Is leasing a van right for me?
Like any credit agreement, there will be criteria you need to meet to be considered eligible for leasing, including:
- Can you afford the initial payment and the ongoing monthly payments?
- Is your affordability likely to change?
- Do you have a healthy credit score?
- Are you a UK resident with a permanent, identifiable address?
- Do you hold a valid driving licence?
If you can confidently answer the above statements with a resounding ‘yes’ then van leasing is an excellent possibility for you.
But if your answer is ‘no’, it’s unlikely that your finance application will be accepted, and exploring other options to fund your vehicle could be the best course of action.
If you feel leasing is still for you it’s important to consider the financial implications.
Buying outright seems to be the preferred choice when overall cost is the main focus. But with a contract hire agreement, you could pay less for the same van than you would when buying it and selling it over the same period and mileage.
The reason for this is that you’re only paying for the depreciation of the vehicle and that figure is set at the beginning of your leasing agreement.
If you don’t have the funds available to purchase a vehicle upfront, leasing gives you all the joy of driving away in a brand-new van without that hefty lump sum.
Road tax is included at the prevailing rate, meaning this could potentially save you a good chunk of money a year compared to alternative financing options or buying the car outright.
Leasing agreements do come with certain conditions. There will be restrictions on the mileage of the vehicle and general wear and tear conditions.

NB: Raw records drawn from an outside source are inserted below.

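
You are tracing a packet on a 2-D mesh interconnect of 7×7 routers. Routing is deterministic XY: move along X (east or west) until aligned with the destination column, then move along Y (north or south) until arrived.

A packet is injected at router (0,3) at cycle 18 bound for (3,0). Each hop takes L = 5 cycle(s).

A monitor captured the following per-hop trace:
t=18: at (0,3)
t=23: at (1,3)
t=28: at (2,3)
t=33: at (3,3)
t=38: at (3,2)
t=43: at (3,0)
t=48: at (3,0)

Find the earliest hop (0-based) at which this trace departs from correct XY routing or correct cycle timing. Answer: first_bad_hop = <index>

first_bad_hop = 5

hop 1: step (+1,+0), +5 cyc — ok
hop 2: step (+1,+0), +5 cyc — ok
hop 3: step (+1,+0), +5 cyc — ok
hop 4: step (+0,-1), +5 cyc — ok
hop 5: step (+0,-2), +5 cyc — BAD: non-unit step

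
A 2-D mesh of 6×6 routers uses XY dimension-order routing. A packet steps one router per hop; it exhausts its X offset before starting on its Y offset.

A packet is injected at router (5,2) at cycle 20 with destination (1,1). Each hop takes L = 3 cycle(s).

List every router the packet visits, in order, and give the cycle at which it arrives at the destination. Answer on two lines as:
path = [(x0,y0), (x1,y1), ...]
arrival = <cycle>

src (5,2)  cyc=20
W→(4,2)  cyc=23
W→(3,2)  cyc=26
W→(2,2)  cyc=29
W→(1,2)  cyc=32
S→(1,1)  cyc=35

path = [(5,2), (4,2), (3,2), (2,2), (1,2), (1,1)]
arrival = 35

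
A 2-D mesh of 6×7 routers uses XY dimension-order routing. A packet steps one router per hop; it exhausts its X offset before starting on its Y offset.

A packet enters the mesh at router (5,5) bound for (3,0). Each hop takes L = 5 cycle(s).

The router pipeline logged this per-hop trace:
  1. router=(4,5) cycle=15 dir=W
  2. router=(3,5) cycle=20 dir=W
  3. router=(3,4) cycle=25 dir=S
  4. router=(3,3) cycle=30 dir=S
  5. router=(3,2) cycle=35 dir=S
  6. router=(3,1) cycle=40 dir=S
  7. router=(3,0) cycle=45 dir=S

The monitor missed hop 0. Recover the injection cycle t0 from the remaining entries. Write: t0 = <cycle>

t0 = 10

At hop 1 the cycle is 15; in general cyc_k = t0 + kL.
So t0 = 15 − 1·5 = 10.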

You’ll be expected to return the van back at the end of your agreement without exceeding your annual mileage limit. Your leasing company will also expect the car to be returned in a condition that reflects the standard use for its age and mileage.

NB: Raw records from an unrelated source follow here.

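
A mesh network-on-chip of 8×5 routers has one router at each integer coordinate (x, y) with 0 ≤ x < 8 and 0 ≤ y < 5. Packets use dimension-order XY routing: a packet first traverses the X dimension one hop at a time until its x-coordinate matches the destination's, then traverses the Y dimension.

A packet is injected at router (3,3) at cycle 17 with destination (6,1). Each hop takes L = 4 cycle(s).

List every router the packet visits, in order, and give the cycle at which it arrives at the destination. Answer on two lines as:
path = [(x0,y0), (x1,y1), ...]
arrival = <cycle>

#0 — 3,3 | c17
#1 — 4,3 | c21 | E
#2 — 5,3 | c25 | E
#3 — 6,3 | c29 | E
#4 — 6,2 | c33 | S
#5 — 6,1 | c37 | S

path = [(3,3), (4,3), (5,3), (6,3), (6,2), (6,1)]
arrival = 37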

Any excess miles or damage will be chargeable.
If you’re not in a position to accurately predict your rough mileage or your vehicle is likely to be subject to rough use or excessive damage, leasing may not be the right course of action.
Vanparison are affiliated to the BVRLA, whose guidelines set the standard for what is deemed fair wear and tear on returning leased vehicles. You can view the BVRLA's fair wear and tear guide online .
If you like the idea of not having to fuss with repairs, then the convenience of leasing may be ideal for you.
The benefit of leasing means you’ll always drive the newest van models, making it more reliable, and oftentimes safer.
It’s easy as pie: the vehicle is delivered to you, and then collected once your term has ended. There’s no need to worry about road tax, and faults are covered for the first few years under the manufacturer’s warranty.
You will still need to service your vehicle and complete an MOT if your lease agreement is longer than 3 years, but this is the same with any other funding method.
Maintenance packages are available to help with these pesky ongoing costs. This can be bolted onto your lease payments, and you can find more information about this here.
Ever fancied going electric?
Newer vans are required to adhere to stricter emission standards than older ones, especially if you work in a city with a low emission zone. Leasing could help save you some money on ULEZ fees, as well as helping your business stay green with a lower carbon footprint.